Breadloaf Mountain and Mt. Wilson – Spring in Vermont

 

Breadloaf and Wilson are two of the 100 highest mountains in New England, and therefore ended up in the crosshairs of my pals Gary and Jill Rogers, numbers 90 and 91 on their list; additionally offering a great training opportunity for their trip to ski the Haute Route in Switzerland and France next week. With us was Seamus, a buddy from Dartmouth and also a participant in the prospective European Adventure. This was my second trip up these Hills, and offered a chance to get some hiking preparation for my trips up Mt. Hood (11,249 ft. and the high point of Oregon) and Mt. Driskell (535 ft, and the high point of Louisiana) next month.

 

Breadloaf and Wilson are part of the Vermont Presidential Range, which celebrate the eclectic mix of Presidents Wilson, Grant and Roosevelt. At the base of Breadloaf is the Middlebury College Breadloaf Campus, dedicated to summer training programs for writers, with a number of very specialized degrees and relationships with four other similar campuses. This is Robert Frost country, to which he escaped after fleeing Dartmouth without graduating. While the hiking is pretty mundane, the setting for a summer writers campus is terrific, and the architecture iconic.

 Buildings on the Breadloaf Campus

 

Given the early spring, the snow had been gone for weeks, but Forrest Service Road 59 was closed about 2.5 miles from the trailhead, requiring a long walk just to get started. We headed up the Skyline Pond Trail 2.5 miles to the Long Trail, which runs along the ridge, leading north to both Breadloaf and Wilson. We hit snow and ice around 3,200 feet, and some fresh snow and a meaningful snowpack (2-5 feet) at 3,500 feet.

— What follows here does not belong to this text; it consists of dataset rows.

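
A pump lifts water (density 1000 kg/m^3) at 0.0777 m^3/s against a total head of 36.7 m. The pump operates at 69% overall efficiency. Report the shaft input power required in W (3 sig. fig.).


Approach: apply hydraulic power then efficiency conversion, P = rho*g*Q*H; P_in = P/eta.
Step 1 — hydraulic power (P = rho*g*Q*H):
  P = 1000 * 9.81 * 0.0777 * 36.7 = 27974 W
Step 2 — input power: P_in = P/eta = 27974 / 0.69 = 40500 W
Therefore the shaft input power required = 40500 W.


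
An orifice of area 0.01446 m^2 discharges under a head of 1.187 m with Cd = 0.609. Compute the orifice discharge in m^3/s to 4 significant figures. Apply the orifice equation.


Approach: apply the orifice equation, Q = Cd*A*sqrt(2*g*h).
Q = 0.609 * 0.01446 * sqrt(2*9.81*1.187) = 0.04250 m^3/s
Therefore the orifice discharge = 0.04250 m^3/s.


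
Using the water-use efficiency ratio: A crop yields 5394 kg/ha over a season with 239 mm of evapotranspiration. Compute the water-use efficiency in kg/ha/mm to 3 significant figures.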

Gary & Jill demonstrating the self-cleaning properties of Micro-Spikes

 

Seamus prepares for the Ascent

 

Vermont – A Unique place – Geologically and Otherwise

 

Vermont is the eastern continental margin of the American tectonic plate, which collided with the European plate about 500 million years ago, closing up the proto-Atlantic Ocean and creating what was probably the highest mountain range ever seen on the planet. New England, East of Vermont, is very different rock – principally igneous in origin, much harder and generally giving rise to much poorer soils. The rock in Vermont grades from very highly metamorphic in the East, to fairly un-metamorphosed limestone in the West. The Western edge of the State has a fairly major rift style fault system associated with the Adirondack uplift immediately to the West. In short, Vermont is a an incredibly complex mix of faulted and metamorphosed rock, which has eroded into a series of small, tightly spaced hills and mountains; bounded on the east and west by major fault systems which create fairly significant water boundaries with its neighbors.

 

The Appalachians & Vermont – borne of a continental collision

 

This geology, combined with 500 million years of erosion, produced the complex geography of Vermont today, with all of the resultant limitations of travel – particularly east-west. The mountains and hills of Vermont today are the remnant roots of 30,000+ foot mountains created by the European/American continental collision, and the Connecticut River is a modern-day metaphor for the proto-Atlantic that closed up along the fault system which underlies the River.

 

Like Rhode Island, Vermont has served as a bit of a haven for asylum seekers and counter-culturists since its settlement, offering a convenient place for escape since the influx of Tories in the American Revolution. The difficulties of transportation, combined with the relatively rich soil made it feasible develop isolated, self-sustaining agricultural communities, and fostered a cultural environment amicable to the development of rural culturally affiliated communities like Breadloaf.

 

Vermont is eponymously called the Green Mountain State, not because the mountains are actually any greener than their counterparts in Maine (the Blue Mountains) and New Hampshire (the White Mountains), but because the geology has produced much shorter vistas than in those other states. Because the vistas are short, the atmosphere absorbs very little of the spectrum of light – producing mountains that appear green – the actual color of the vegetation. In New Hampshire, the mountains are much taller, frequently snow-covered and are visible from the ocean – hence the White Mountains. In Maine, the mountains are eroded granite plugs, quite a distance from each other. Because of the relatively greater distance, the mountains are normally seen with much longer vistas, and all but the blue light is absorbed – resulting in the Blue Mountains (the same phenomena producing the blue sky).

 

Fresh snow on the Long Trail between Breadloaf and Wilson

Icicles on the evergreens above 3,600 feet

 

The night before had produced a little fresh snow, which picked up in the afternoon, but on balance the snow was frozen firm and really fast. We had lunch on the top of Wilson, and headed back to check out Skyline Lodge and Skylight Pond before heading down.

 

Bell icicles

The Author checking out the accommodations at Skyline Lodge

Skylight Pond – home of the world’s largest beaver lodge

 

This was a fast hike, just under 6 hours for 15 miles. Somehow it was a long day – but left me hungry to do some more. Mt. Hood, here we come!